The white-bellied mountaingem is 10 to 11 cm long. Males weigh about 6.2 g and females 5.1 g. Both sexes have a medium-length black bill, a long white stripe behind the eye, and pinkish feet. Adult males' face and crown are glittering green, much of the rest of the upperparts bronzy green, and the uppertail coverts bronzy. The tail is also bronzy, with dusky gray bands near the end of the outer feathers. The gorget is blue-violet and the rest of the underparts white with green speckles along the sides. Adult females are similar, but the face and crown are less glittering and the throat is white with green speckles. Juveniles of both sexes have rusty fringes on the green feathers; males have a dull bronze gorget.
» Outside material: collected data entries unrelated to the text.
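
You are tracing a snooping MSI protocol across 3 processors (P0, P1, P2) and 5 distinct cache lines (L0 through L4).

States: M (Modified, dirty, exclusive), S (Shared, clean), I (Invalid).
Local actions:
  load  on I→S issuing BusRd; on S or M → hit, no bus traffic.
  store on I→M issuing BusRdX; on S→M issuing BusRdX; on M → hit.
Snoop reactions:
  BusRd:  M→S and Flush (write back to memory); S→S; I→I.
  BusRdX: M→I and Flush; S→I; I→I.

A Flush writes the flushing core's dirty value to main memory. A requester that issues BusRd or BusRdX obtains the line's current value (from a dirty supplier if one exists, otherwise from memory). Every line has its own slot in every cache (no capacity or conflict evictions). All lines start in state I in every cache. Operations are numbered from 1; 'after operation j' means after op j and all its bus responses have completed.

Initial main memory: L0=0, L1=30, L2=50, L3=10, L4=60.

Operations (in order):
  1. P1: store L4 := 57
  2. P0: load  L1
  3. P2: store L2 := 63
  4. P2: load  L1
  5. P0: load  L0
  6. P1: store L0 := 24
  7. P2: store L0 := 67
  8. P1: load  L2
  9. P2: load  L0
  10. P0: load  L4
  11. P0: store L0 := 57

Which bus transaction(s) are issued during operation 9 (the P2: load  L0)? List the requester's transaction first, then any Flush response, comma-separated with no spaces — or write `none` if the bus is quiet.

1. P1: store L4 := 57  bus=[BusRdX]  L4: P0=I P1=M P2=I  mem[L4]=60
2. P0: load  L1  bus=[BusRd]  L1: P0=S P1=I P2=I  mem[L1]=30
3. P2: store L2 := 63  bus=[BusRdX]  L2: P0=I P1=I P2=M  mem[L2]=50
4. P2: load  L1  bus=[BusRd]  L1: P0=S P1=I P2=S  mem[L1]=30
5. P0: load  L0  bus=[BusRd]  L0: P0=S P1=I P2=I  mem[L0]=0
6. P1: store L0 := 24  bus=[BusRdX]  L0: P0=I P1=M P2=I  mem[L0]=0
7. P2: store L0 := 67  bus=[BusRdX,Flush]  L0: P0=I P1=I P2=M  mem[L0]=24
8. P1: load  L2  bus=[BusRd,Flush]  L2: P0=I P1=S P2=S  mem[L2]=63
9. P2: load  L0  bus=[-]  L0: P0=I P1=I P2=M  mem[L0]=24
10. P0: load  L4  bus=[BusRd,Flush]  L4: P0=S P1=S P2=I  mem[L4]=57
11. P0: store L0 := 57  bus=[BusRdX,Flush]  L0: P0=M P1=I P2=I  mem[L0]=67

bus = none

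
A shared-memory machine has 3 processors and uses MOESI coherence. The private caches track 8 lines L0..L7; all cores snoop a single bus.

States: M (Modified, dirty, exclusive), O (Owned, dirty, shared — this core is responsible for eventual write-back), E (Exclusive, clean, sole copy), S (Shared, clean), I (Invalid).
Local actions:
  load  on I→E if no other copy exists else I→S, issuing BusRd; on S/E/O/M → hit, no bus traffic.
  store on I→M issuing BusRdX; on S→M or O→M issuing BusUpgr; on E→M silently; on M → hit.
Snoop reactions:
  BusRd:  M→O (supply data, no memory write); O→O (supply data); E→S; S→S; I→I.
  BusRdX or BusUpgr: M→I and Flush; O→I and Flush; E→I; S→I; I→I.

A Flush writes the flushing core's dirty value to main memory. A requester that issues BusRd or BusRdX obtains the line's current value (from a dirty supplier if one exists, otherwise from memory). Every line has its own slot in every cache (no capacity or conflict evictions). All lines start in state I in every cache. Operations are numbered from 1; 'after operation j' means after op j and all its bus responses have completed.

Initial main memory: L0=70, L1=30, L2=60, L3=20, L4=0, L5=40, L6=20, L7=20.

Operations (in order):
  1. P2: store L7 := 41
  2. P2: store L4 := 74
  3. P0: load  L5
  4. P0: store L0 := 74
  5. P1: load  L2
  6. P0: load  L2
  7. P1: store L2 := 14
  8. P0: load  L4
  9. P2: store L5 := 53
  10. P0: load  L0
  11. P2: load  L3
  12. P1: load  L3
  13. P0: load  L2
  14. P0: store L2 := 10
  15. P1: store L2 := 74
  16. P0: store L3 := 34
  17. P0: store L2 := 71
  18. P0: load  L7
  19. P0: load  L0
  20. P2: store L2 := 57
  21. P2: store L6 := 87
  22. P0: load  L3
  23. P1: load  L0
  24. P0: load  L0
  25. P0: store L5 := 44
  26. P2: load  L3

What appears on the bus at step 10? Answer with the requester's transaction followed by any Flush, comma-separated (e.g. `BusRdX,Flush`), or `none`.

bus = none

[1] P2: store L7 := 41 | P0:I, P1:I, P2:M(41) | bus: BusRdX
[2] P2: store L4 := 74 | P0:I, P1:I, P2:M(74) | bus: BusRdX
[3] P0: load  L5 | P0:E(40), P1:I, P2:I | bus: BusRd
[4] P0: store L0 := 74 | P0:M(74), P1:I, P2:I | bus: BusRdX
[5] P1: load  L2 | P0:I, P1:E(60), P2:I | bus: BusRd
[6] P0: load  L2 | P0:S(60), P1:S(60), P2:I | bus: BusRd
[7] P1: store L2 := 14 | P0:I, P1:M(14), P2:I | bus: BusUpgr
[8] P0: load  L4 | P0:S(74), P1:I, P2:O(74) | bus: BusRd
[9] P2: store L5 := 53 | P0:I, P1:I, P2:M(53) | bus: BusRdX
[10] P0: load  L0 | P0:M(74), P1:I, P2:I | bus: none
[11] P2: load  L3 | P0:I, P1:I, P2:E(20) | bus: BusRd
[12] P1: load  L3 | P0:I, P1:S(20), P2:S(20) | bus: BusRd
[13] P0: load  L2 | P0:S(14), P1:O(14), P2:I | bus: BusRd
[14] P0: store L2 := 10 | P0:M(10), P1:I, P2:I | bus: BusUpgr,Flush
[15] P1: store L2 := 74 | P0:I, P1:M(74), P2:I | bus: BusRdX,Flush
[16] P0: store L3 := 34 | P0:M(34), P1:I, P2:I | bus: BusRdX
[17] P0: store L2 := 71 | P0:M(71), P1:I, P2:I | bus: BusRdX,Flush
[18] P0: load  L7 | P0:S(41), P1:I, P2:O(41) | bus: BusRd
[19] P0: load  L0 | P0:M(74), P1:I, P2:I | bus: none
[20] P2: store L2 := 57 | P0:I, P1:I, P2:M(57) | bus: BusRdX,Flush
[21] P2: store L6 := 87 | P0:I, P1:I, P2:M(87) | bus: BusRdX
[22] P0: load  L3 | P0:M(34), P1:I, P2:I | bus: none
[23] P1: load  L0 | P0:O(74), P1:S(74), P2:I | bus: BusRd
[24] P0: load  L0 | P0:O(74), P1:S(74), P2:I | bus: none
[25] P0: store L5 := 44 | P0:M(44), P1:I, P2:I | bus: BusRdX,Flush
[26] P2: load  L3 | P0:O(34), P1:I, P2:S(34) | bus: BusRd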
==Distribution and habitat==

The white-bellied mountaingem is found on the Caribbean slope from north-central Costa Rica south and east into western Panama as far as Veraguas Province, and also locally on the Pacific slope in Panama. It inhabits the canopy of cool and very wet subtropical forest and also occurs at the shrub level at the forest edge and in gaps and clearings. It mostly shuns secondary forest and other semi-open landscapes.

==Behavior==
===Movement===

At least in Costa Rica, the white-bellied mountaingem breeds between 700 and 1400 m of elevation and after breeding descends to between 400 and 600 m.

===Feeding===

The white-bellied mountaingem forages for nectar in flowering trees and shrubs, and is especially partial to epiphytes of family Ericaceae and genus Columnea. It is aggressive when feeding; males dominate most other hummingbirds, even larger ones, at clumps of flowering epiphytes. In addition to nectar, it also feeds on insects captured by hawking; females sometimes glean arthropods from foliage.

===Breeding===

The white-bellied mountaingem breeds between August and March in Costa Rica. Its nest and details of its breeding phenology have not been described.

===Vocalization===

The white-bellied mountaingem's song is "a medley of squeaks, dry or liquid trills, and sputtering notes." When chasing it makes "squeaky sputtering trills". Other calls include "a repeated, somewhat nasal 'deep' [and] rattling sequences 'de-de-drrrrr'."

==Status==

The IUCN has assessed the white-bellied mountaingem as being of Least Concern, though it has a somewhat restricted range and its population size and trend are not known. It is considered locally common and much of its habitat remains intact, especially in three Costa Rican national parks.